Im neuen Buch von Barbi Marković wird eine Autorin namens Mini als ständig schreibend dargestellt. Mittels fünf Werkstationen arbeitet sie an mehreren Projekten gleichzeitig. Möglich, dass Marković sich damit – leicht übertrieben – selbst zeichnet, denn die Autorin scheint mit Lesungen und Publikationen derzeit omnipräsent. Minihorror erzählt vom Alltag eines Paars, Mini und Miki, in einzelnen, autobiografisch grundierten Kapiteln, die mit Horrorvorlagen vermengt werden. Jeden Moment kann das Banale ins Unheimliche kippen, unvermutet lösen sich Wirklichkeitsebenen und Körpergrenzen auf. Oder es gelingt den Figuren, noch rechtzeitig das Schlimme zu verhindern: »Die Kunst besteht darin, den Moment kurz vor der Katastrophe zu erkennen.«
Marković spielt mit dem Horrorgenre, durchkreuzt Erwartungshaltungen, erzählt filmisch in der Art von Serien auf Netflix und bleibt bei ihrem Prinzip, jeden Anschein von Bildungsbürgerlichkeit zu vermeiden, was sich auch in einer gewollt einfachen Sprache widerspiegelt. Ironie, Humor, Lakonie und Erfindungsreichtum machen die einzelnen Kapitel zur anregenden Lektüre. Auffällig ist diesmal die Abkehr von der migrantischen Herkunftsperspektive. Das Festgelegtwerden darauf wird in einem Text sogar vehement zurückgewiesen, obwohl Marković in der Vergangenheit durchaus damit gespielt hat, so in ihrem letzten Roman Die verschissene Zeit über zeitreisende Teenager in den 90er-Jahren in Belgrad. Doch man muss nicht dauernd die Faszination der Westler für Jugoslawien-Folklore bedienen.

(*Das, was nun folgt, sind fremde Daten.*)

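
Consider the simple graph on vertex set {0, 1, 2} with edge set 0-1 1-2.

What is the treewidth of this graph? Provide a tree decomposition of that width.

Treewidth 1.
One optimal decomposition is:
Bags: B1 = {0, 1}  B2 = {1, 2}
Tree: B1–B2

Every bag has size at most 2, so the width is 2 − 1 = 1 and tw(G) ≤ 1. G has an edge, so its treewidth is at least 1. The upper and lower bounds meet at 1, so that is the treewidth.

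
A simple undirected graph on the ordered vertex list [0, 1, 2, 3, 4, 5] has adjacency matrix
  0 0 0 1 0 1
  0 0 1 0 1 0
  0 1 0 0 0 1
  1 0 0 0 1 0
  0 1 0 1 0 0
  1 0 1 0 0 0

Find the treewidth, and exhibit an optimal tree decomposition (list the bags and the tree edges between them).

Treewidth 2.
One such decomposition:
Bags: B1 = {1, 2, 4}  B2 = {2, 3, 4}  B3 = {0, 2, 3}  B4 = {0, 2, 5}
Tree: B1–B2, B2–B3, B3–B4

Each bag holds 3 vertices, so the decomposition has width 2, which upper-bounds the treewidth. For the lower bound, G contains the cycle 2–1–4–3–0–5–2, so G is not a forest; only forests have treewidth ≤ 1, hence tw(G) ≥ 2. Therefore the treewidth is 2.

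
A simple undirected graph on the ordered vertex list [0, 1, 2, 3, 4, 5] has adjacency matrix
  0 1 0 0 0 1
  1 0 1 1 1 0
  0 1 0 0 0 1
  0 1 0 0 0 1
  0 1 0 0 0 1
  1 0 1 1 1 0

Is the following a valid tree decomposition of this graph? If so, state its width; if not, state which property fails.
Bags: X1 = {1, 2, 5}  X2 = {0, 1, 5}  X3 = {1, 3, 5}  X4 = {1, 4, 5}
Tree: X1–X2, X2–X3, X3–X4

Yes; width 2.

Vertex coverage: the bags together contain {0, 1, 2, 3, 4, 5}, the full vertex set. Edge coverage: each edge of G has both endpoints in at least one bag. Running intersection: for every vertex, the bags containing it form a connected subtree. All three properties hold, so this is a valid tree decomposition of width max|bag| − 1 = 2, and hence tw(G) ≤ 2.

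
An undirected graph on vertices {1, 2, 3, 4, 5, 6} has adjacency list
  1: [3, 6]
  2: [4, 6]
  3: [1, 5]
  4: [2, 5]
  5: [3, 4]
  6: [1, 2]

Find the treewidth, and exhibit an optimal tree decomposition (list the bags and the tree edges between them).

Treewidth 2.
Bags: B1 = {1, 2, 6}  B2 = {1, 2, 3}  B3 = {2, 3, 5}  B4 = {2, 4, 5}
Tree: B1–B2, B2–B3, B3–B4

The largest bag has 3 vertices, giving width 2; this decomposition certifies tw(G) ≤ 2. For the lower bound, G contains the cycle 2–6–1–3–5–4–2, so G is not a forest; only forests have treewidth ≤ 1, hence tw(G) ≥ 2. Combining the bounds, tw(G) = 2.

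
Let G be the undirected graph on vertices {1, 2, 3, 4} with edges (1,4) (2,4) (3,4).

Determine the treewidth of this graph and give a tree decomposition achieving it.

Treewidth 1.
Bags: B1 = {2, 4}  B2 = {1, 4}  B3 = {3, 4}
Tree: B1–B2, B1–B3

Every bag has size at most 2, so the width is 2 − 1 = 1 and tw(G) ≤ 1. G has an edge, so its treewidth is at least 1. The upper and lower bounds meet at 1, so that is the treewidth.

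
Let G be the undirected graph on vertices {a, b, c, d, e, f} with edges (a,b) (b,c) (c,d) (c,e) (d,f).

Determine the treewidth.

1

A width-1 tree decomposition is:
Bags: B1 = {b, c}  B2 = {c, d}  B3 = {c, e}  B4 = {d, f}  B5 = {a, b}
Tree: B1–B2, B2–B3, B2–B4, B1–B5
Each bag holds 2 vertices, so the decomposition has width 1, which upper-bounds the treewidth. G has an edge, so its treewidth is at least 1. Therefore the treewidth is 1.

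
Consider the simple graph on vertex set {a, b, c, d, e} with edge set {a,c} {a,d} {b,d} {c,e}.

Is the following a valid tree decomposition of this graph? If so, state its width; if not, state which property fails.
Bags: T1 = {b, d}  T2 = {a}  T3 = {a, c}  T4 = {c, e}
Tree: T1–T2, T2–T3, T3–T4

No — edge (d,a) lies in no bag.

A tree decomposition must satisfy three properties: every vertex lies in some bag; for every edge, both endpoints lie together in some bag; and for every vertex, the bags containing it form a connected subtree. Here edge (d,a) lies in no bag, so the decomposition is invalid.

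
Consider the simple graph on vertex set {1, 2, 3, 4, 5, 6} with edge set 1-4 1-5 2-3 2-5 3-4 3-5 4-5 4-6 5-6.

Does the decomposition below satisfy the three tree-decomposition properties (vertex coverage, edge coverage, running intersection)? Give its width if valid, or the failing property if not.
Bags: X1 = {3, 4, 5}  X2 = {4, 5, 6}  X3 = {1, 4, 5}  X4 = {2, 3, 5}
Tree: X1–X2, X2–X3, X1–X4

Yes; width 2.

Vertex coverage: the bags together contain {1, 2, 3, 4, 5, 6}, the full vertex set. Edge coverage: each edge of G has both endpoints in at least one bag. Running intersection: for every vertex, the bags containing it form a connected subtree. All three properties hold, so this is a valid tree decomposition of width max|bag| − 1 = 2, and hence tw(G) ≤ 2.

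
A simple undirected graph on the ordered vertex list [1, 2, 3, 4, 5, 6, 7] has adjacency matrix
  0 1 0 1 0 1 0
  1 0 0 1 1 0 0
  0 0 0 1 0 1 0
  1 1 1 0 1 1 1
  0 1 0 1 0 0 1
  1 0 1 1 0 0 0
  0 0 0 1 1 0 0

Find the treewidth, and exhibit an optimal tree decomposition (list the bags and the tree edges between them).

Treewidth 2.
One optimal decomposition is:
Bags: B1 = {1, 2, 4}  B2 = {2, 4, 5}  B3 = {1, 4, 6}  B4 = {4, 5, 7}  B5 = {3, 4, 6}
Tree: B1–B2, B1–B3, B2–B4, B3–B5

Each bag holds 3 vertices, so the decomposition has width 2, which upper-bounds the treewidth. For the lower bound, the 3 vertices {1, 2, 4} are pairwise adjacent, and any tree decomposition puts a clique entirely inside one bag — forcing width ≥ 2. Hence tw(G) = 2 exactly.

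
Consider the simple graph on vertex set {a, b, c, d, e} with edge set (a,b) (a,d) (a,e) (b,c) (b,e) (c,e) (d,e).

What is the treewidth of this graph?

2

A width-2 tree decomposition is:
Bags: B1 = {a, b, e}  B2 = {b, c, e}  B3 = {a, d, e}
Tree: B1–B2, B1–B3
Each bag holds 3 vertices, so the decomposition has width 2, which upper-bounds the treewidth. For the lower bound, the 3 vertices {b, c, e} are pairwise adjacent, and any tree decomposition puts a clique entirely inside one bag — forcing width ≥ 2. Therefore the treewidth is 2.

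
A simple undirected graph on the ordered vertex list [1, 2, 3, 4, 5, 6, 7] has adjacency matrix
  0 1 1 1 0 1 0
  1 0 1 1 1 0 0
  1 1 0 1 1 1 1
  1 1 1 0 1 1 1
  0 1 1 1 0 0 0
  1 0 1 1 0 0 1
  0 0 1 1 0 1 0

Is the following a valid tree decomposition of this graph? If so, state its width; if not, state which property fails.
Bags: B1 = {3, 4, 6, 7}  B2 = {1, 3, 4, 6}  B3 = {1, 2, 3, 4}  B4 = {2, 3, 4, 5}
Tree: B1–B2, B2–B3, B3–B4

Vertex coverage: the bags together contain {1, 2, 3, 4, 5, 6, 7}, the full vertex set. Edge coverage: each edge of G has both endpoints in at least one bag. Running intersection: for every vertex, the bags containing it form a connected subtree. All three properties hold, so this is a valid tree decomposition of width max|bag| − 1 = 3, and hence tw(G) ≤ 3.

Yes; width 3.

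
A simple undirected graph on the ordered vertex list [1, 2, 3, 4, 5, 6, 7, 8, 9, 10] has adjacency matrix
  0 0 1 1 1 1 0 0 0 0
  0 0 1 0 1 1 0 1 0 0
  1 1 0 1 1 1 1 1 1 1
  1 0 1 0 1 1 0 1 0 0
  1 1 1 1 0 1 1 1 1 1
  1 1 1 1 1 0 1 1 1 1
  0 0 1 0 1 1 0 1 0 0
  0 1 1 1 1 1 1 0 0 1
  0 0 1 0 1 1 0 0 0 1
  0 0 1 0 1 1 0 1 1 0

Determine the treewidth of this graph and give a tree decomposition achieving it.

Each bag holds 5 vertices, so the decomposition has width 4, which upper-bounds the treewidth. On the other hand G contains the 5-clique {2, 3, 5, 6, 8}. A clique must lie in a single bag of any decomposition, so no decomposition can have width below 4. Hence tw(G) = 4 exactly.

Treewidth 4.
One optimal decomposition is:
Bags: B1 = {2, 3, 5, 6, 8}  B2 = {3, 5, 6, 8, 10}  B3 = {3, 5, 6, 9, 10}  B4 = {3, 4, 5, 6, 8}  B5 = {3, 5, 6, 7, 8}  B6 = {1, 3, 4, 5, 6}
Tree: B1–B2, B2–B3, B2–B4, B2–B5, B4–B6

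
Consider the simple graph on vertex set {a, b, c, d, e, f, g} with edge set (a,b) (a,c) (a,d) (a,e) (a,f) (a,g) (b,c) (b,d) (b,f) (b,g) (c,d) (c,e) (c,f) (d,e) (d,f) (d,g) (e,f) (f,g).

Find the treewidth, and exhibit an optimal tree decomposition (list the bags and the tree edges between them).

The largest bag has 5 vertices, giving width 4; this decomposition certifies tw(G) ≤ 4. On the other hand G contains the 5-clique {a, b, d, f, g}. A clique must lie in a single bag of any decomposition, so no decomposition can have width below 4. Combining the bounds, tw(G) = 4.

Treewidth 4.
Bags: B1 = {a, c, d, e, f}  B2 = {a, b, c, d, f}  B3 = {a, b, d, f, g}
Tree: B1–B2, B2–B3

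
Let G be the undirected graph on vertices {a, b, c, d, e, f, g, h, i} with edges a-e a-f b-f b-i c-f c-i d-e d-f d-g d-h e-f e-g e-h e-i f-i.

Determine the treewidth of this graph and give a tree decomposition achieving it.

Treewidth 2.
One optimal decomposition is:
Bags: B1 = {d, e, g}  B2 = {d, e, f}  B3 = {e, f, i}  B4 = {d, e, h}  B5 = {b, f, i}  B6 = {c, f, i}  B7 = {a, e, f}
Tree: B1–B2, B2–B3, B2–B4, B3–B5, B3–B6, B3–B7

Each bag holds 3 vertices, so the decomposition has width 2, which upper-bounds the treewidth. On the other hand G contains the 3-clique {d, e, g}. A clique must lie in a single bag of any decomposition, so no decomposition can have width below 2. Combining the bounds, tw(G) = 2.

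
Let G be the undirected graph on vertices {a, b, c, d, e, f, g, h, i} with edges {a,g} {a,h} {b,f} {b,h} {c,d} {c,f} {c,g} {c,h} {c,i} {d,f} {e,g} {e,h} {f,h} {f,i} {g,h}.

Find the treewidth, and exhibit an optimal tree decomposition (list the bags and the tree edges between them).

Treewidth 2.
One such decomposition:
Bags: B1 = {c, f, h}  B2 = {c, d, f}  B3 = {c, g, h}  B4 = {c, f, i}  B5 = {e, g, h}  B6 = {b, f, h}  B7 = {a, g, h}
Tree: B1–B2, B1–B3, B2–B4, B3–B5, B1–B6, B5–B7

Each bag holds 3 vertices, so the decomposition has width 2, which upper-bounds the treewidth. On the other hand G contains the 3-clique {c, d, f}. A clique must lie in a single bag of any decomposition, so no decomposition can have width below 2. Hence tw(G) = 2 exactly.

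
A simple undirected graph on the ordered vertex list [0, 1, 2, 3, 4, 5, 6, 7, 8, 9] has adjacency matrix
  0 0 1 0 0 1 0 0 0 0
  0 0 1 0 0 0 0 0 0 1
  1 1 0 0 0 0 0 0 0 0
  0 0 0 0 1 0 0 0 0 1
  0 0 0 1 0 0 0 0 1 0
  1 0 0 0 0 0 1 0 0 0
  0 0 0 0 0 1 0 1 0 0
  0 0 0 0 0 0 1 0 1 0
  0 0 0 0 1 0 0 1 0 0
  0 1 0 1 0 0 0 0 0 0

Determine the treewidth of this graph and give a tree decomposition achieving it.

Each bag holds 3 vertices, so the decomposition has width 2, which upper-bounds the treewidth. The edges 6–7–8–4–3–9–1–2–0–5–6 form a cycle, so G is not a tree and its treewidth is at least 2. Hence tw(G) = 2 exactly.

Treewidth 2.
One such decomposition:
Bags: B1 = {6, 7, 8}  B2 = {4, 6, 8}  B3 = {3, 4, 6}  B4 = {3, 6, 9}  B5 = {1, 6, 9}  B6 = {1, 2, 6}  B7 = {0, 2, 6}  B8 = {0, 5, 6}
Tree: B1–B2, B2–B3, B3–B4, B4–B5, B5–B6, B6–B7, B7–B8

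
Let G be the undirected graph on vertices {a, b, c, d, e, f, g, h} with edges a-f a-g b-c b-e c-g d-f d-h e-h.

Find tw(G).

A width-2 tree decomposition is:
Bags: B1 = {d, f, h}  B2 = {e, f, h}  B3 = {b, e, f}  B4 = {b, c, f}  B5 = {c, f, g}  B6 = {a, f, g}
Tree: B1–B2, B2–B3, B3–B4, B4–B5, B5–B6
Each bag holds 3 vertices, so the decomposition has width 2, which upper-bounds the treewidth. Since f–d–h–e–b–c–g–a–f is a cycle in G, G is not acyclic. Forests are exactly the graphs of treewidth ≤ 1, so tw(G) ≥ 2. Therefore the treewidth is 2.

2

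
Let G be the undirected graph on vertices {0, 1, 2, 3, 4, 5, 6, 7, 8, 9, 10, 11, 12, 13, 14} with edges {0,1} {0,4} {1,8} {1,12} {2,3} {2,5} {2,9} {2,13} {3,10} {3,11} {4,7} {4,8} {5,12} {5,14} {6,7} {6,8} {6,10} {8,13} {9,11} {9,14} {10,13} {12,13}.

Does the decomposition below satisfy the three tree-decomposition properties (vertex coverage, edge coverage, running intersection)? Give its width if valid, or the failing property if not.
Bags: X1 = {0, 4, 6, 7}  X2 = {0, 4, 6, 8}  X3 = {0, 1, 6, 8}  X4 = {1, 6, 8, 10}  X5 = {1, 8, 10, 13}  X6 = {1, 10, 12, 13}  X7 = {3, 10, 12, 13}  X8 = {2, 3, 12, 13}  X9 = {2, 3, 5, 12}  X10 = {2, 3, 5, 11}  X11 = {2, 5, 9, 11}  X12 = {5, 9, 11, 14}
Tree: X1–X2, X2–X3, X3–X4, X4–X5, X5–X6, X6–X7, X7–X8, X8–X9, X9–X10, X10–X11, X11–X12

Yes; width 3.

Vertex coverage: the bags together contain {0, 1, 2, 3, 4, 5, 6, 7, 8, 9, 10, 11, 12, 13, 14}, the full vertex set. Edge coverage: each edge of G has both endpoints in at least one bag. Running intersection: for every vertex, the bags containing it form a connected subtree. All three properties hold, so this is a valid tree decomposition of width max|bag| − 1 = 3, and hence tw(G) ≤ 3.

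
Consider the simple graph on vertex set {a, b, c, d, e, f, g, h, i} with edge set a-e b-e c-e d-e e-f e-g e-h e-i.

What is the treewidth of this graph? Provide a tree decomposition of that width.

Treewidth 1.
One such decomposition:
Bags: B1 = {c, e}  B2 = {e, h}  B3 = {e, f}  B4 = {e, g}  B5 = {a, e}  B6 = {b, e}  B7 = {e, i}  B8 = {d, e}
Tree: B1–B2, B1–B3, B2–B4, B4–B5, B4–B6, B6–B7, B3–B8

Every bag has size at most 2, so the width is 2 − 1 = 1 and tw(G) ≤ 1. G has an edge, so its treewidth is at least 1. The upper and lower bounds meet at 1, so that is the treewidth.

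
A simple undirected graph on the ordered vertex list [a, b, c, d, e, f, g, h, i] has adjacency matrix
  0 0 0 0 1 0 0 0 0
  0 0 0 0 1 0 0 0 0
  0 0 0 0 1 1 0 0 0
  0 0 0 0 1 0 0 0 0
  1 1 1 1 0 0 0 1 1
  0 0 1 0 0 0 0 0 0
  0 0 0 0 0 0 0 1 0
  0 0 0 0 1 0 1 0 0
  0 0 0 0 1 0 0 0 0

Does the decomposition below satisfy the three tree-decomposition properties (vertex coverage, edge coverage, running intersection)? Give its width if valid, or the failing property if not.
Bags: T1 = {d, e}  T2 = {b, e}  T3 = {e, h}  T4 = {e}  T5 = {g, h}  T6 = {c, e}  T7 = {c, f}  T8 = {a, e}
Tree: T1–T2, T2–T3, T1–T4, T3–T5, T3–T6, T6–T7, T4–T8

A tree decomposition must satisfy three properties: every vertex lies in some bag; for every edge, both endpoints lie together in some bag; and for every vertex, the bags containing it form a connected subtree. Here vertex i appears in no bag, so the decomposition is invalid.

No — vertex i appears in no bag.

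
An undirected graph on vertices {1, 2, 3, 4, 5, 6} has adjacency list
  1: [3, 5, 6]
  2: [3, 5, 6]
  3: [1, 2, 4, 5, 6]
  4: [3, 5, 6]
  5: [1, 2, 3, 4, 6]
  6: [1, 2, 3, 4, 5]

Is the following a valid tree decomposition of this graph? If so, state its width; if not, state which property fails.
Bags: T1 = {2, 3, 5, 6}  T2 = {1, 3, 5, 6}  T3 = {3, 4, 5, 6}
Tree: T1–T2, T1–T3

Yes; width 3.

Vertex coverage: the bags together contain {1, 2, 3, 4, 5, 6}, the full vertex set. Edge coverage: each edge of G has both endpoints in at least one bag. Running intersection: for every vertex, the bags containing it form a connected subtree. All three properties hold, so this is a valid tree decomposition of width max|bag| − 1 = 3, and hence tw(G) ≤ 3.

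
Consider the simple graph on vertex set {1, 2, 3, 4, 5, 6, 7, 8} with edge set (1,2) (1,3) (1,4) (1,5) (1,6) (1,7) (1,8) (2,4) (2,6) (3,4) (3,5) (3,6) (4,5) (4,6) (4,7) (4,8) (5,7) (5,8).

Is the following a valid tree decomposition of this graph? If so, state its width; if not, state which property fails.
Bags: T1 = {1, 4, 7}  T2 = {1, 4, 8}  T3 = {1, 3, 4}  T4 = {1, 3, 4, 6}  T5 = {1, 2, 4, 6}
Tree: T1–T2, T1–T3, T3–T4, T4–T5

No — vertex 5 appears in no bag.

A tree decomposition must satisfy three properties: every vertex lies in some bag; for every edge, both endpoints lie together in some bag; and for every vertex, the bags containing it form a connected subtree. Here vertex 5 appears in no bag, so the decomposition is invalid.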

Diesmal lassen die Namen der Protagonisten sogar auf Figuren aus Disney-Comics schließen, die ja über verschiedene Medien Westen und Osten verbunden haben. Mäuseohren auf dem Cover des Buches erlauben solche Rückschlüsse. Andererseits ist der Name Mini eine Abkürzung von Minerva, Göttin des Wissens, und einige Lebensweisheiten sind in diesen Geschichten auch zu entdecken. Überzeugend an Minihorror ist vor allem der partizipative Teil, das sogenannte Bonusmaterial. Neben einer Spielanleitung, wie es sie schon beim Roman Die verschissene Zeit gab, gibt es kurze Plots, mit witzigen Zeichnungen versehen, die es Leserinnen ermöglichen, eigene Mini-Miki-Horror-geschichten zu entwerfen, wie zum Beispiel: »Im neuen Haus hören Miki und Mini ständig jemanden kauen. Es stellt sich heraus, es ist das Haus selbst.« Oder: »Mini hält einen Vortrag über Klasse in der Literatur, im Publikum sitzen ausschließlich Erb:innen.« Dieses Prinzip erinnert ein wenig an Jugendbücher, in denen es an Kreuzungspunkten verschiedene Wahlmöglichkeiten gibt, Geschichten weiterzuerzählen.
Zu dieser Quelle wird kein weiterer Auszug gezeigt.